DE L’AFFAIRE SICOTTE À L’INTRANSIGEANCE DES PROFESSEURS
Il est à noter que l’usage du masculin est employé pour alléger le texte.
Dans un premier temps, je déplore le fait que depuis toutes ces années, la direction n’est pas pu passer à l’action. Un directeur, habituellement, a le devoir de rester alerte aux « débordements » de certains professeurs et surtout d’aider les étudiants qui vivent un conflit ou une violence psychologique. Ils n’ont rien vu, entendu ? Difficile à croire.
Pour avoir étudié dans deux écoles, St-Hyacinthe(comédien) et le Conservatoire(metteur en scène), des débordements, j’en ai vécu. À titre d’exemple, on nous avait demandé de nous déshabiller (complètement nu) dans un cours d’impro, pendant que le professeur se rinçait les yeux. Nous en avions parlé au directeur, le professeur a été rencontré… mais sans plus. On m’a aussi proposé de grossir, de prendre des stéroïdes pour devenir plus « viril », sans quoi j’aurai des difficultés à faire le métier… Aujourd’hui, tout ça m’a été très utile pour affronter la réalité du milieu. Je suis un gars résilient faut croire.
Tout cela est survenu dans le début des années 90. Nous sommes en 2017. Le théâtre évolue, change, comme la société… les méthodes doivent s’adapter. On est plus au temps de Stanislavski, Jouvet et cie. Il y a aussi certains professionnels qui sont exigeants; Filiatrault, Denoncourt et cie… mais là, on a le choix de travailler avec eux ou pas. Dans une école… y’a pas de choix possibles.
Qu’on ne vienne pas me dire que la seule façon de « débloquer » un comédien est de l’humilier devant une classe. On se doit de faire preuve d’empathie, de discernement, de respect et d’écoute. Il faut pouvoir lui donner des outils concrets, le conscientiser aux exigences du métier qui demandent rigueur et discipline. Ça n’empêche pas d’être stricte, mais toujours dans le respect. Et si « emportement » il y a… on s’excuse. La ligne est parfois mince. La « pédagogie » n’est pas donné à tous. Par contre, il arrive aussi qu’un étudiant ne travaille pas, manque de discipline, attend la recette magique, juge le professeur et sa méthode, n’apprend pas son texte, contredit, argumente etc… Dans ce temps-là, j’avoue que je peux parfois péter-ma-coche-sur-un-temps-rare. Des étudiants qui mettent le blâme sur le professeur parce qu’ils ne sont pas capables de remplir les exigences du métier, d’un rôle, ça arrive et faut aussi savoir le discerner. C’est du cas par cas. Je suis considéré comme un coach et professeur « intense », émotif, mais jamais déplacé. La violence psychologique, le mépris, l’abus de pouvoir, l’humiliation, peuvent parfois avoir des conséquences graves sur le parcours d’un apprenti comédien. Faut rester vigilant. Je sais aussi, comme prof, que je ne peux pas être aimé de tous. Ça fait partie de la « game ». Je l’accepte.

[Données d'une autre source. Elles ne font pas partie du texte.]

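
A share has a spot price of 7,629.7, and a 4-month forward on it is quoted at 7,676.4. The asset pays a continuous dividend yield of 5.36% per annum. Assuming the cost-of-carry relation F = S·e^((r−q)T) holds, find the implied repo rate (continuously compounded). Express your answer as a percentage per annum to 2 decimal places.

7.19%

From F = S·e^((r−q)T): (r − q) = ln(F/S)/T
ln(7676.4/7629.7) = ln(1.006121) = 0.006102
(r − q) = 0.006102 / (4/12) = 0.018306
r = ln(F/S)/T + q = 0.018306 + 0.0536 = 0.071906
r = 7.19%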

Gilbert Sicotte est l’un de nos grands comédiens. Un professeur émérite aussi et ce malgré les allégations portées contre lui. Je ne banalise pas les plaintes faites, mais je crois que la façon qu’on nous a présenté ce dossier dans les médias est démesuré. On nous dépeint Sicotte comme un criminel. Probablement à cause des derniers événements. Le journaliste avait un ton grave et des questions ridicules : « Vous avez crié au point de sacrer ? » Vraiment ? Je crois que cette situation aurait pu se régler à l’interne depuis longtemps, sans que ça devienne une condamnation publique. Mais force est de constater que les choses vont bouger plus vite de cette façon. Il est temps que les directeurs d’écoles prennent leur responsabilité et qu’un resserrement puisse se faire auprès de certains professeurs. Dans chaque institution, il y a un mouton noir (étudiant et professeur), mais ça ne devrait pas. Des auditions sont faites parmi un nombre impressionnant de candidats… assumez vos choix ! Le respect, l’altruisme, la bienveillance, doivent faire partie d’une pédagogie digne de nos artistes de demain.
Les temps changent et j’en suis bien heureux.